Despite all the wonderful people and times, every spare moment is spent thinking of her.
I send a postcard, carefully picking out a vintage print. I plot surprises for my return, think about things we could do together, events to which she’d like to go. I work on being even more the person she makes me want to be.
On the day of my return, she offers to pick me up from the airport. It’s unexpected. The distance between her and the airport isn’t small. This isn’t a favor I’d ask of a friend. I could bus it and then get a ride. That would be reasonable, but all the way is outside the bounds of good taste. Yet here she is offering. And I don’t want to say no.
My flights are delayed. Over and over, the timing gets worse. I’m racked with guilt, as the airline fails to tell me the changes until the last moment, and I can only hope to relay them.
She’s tired and sore when she picks me up. We cancel the concert we were going to catch in Denver on the way back. We crawl into bed, sleeping immediately. There’s no making up for lost time. There will be time enough for that later.
The next day, her world crumbles.
Plans she was making seem untenable after she finds out her debts are greater than she wanted. She closes herself. She cries. I try to cheer her up.
It’s an odd sensation, realizing that when I’m with her none of our combined problems seem insurmountable. I know I can’t solve her problems. I know her and I know she’s capable. I can make it more bearable, more pleasant; I can be supportive and make things easier if only she’ll let me. My problems I can handle. They don’t even worry me when she’s at my side. Hers worry me more than I want to show, if only for their effect on her.

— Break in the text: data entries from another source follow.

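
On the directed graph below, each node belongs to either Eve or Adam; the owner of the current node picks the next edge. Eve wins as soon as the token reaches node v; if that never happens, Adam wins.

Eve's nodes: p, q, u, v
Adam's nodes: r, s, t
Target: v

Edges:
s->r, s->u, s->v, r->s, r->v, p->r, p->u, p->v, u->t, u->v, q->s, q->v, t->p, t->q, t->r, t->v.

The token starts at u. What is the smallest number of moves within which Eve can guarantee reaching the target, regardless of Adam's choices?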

“I want you to be happy. I like when you’re happy,” I want to tell her. “What can I do to make you happy?” I want to ask.
But I don’t.
I reach out gently, probing, hoping I can breach the sudden wall. She schedules herself hellishly for a week. She makes good money. I watch as she disconnects from the world. All that exists is work, commute, sleep, eat.
My life is no simpler. I’m starting a new job. I’m moving, without a car. I’m in my own little hell, ripped from the peaceful fun of post-ski season haze. I take loads via bus. It’s painful and difficult. I tap friends to help in little ways or bigger ways. Several come through. I make a concerted effort not to ask her for help, not to heap my problems on her own.
I don’t worry about it. I don’t stress it. I’m too busy to bother. I’m too worried about her to worry about myself.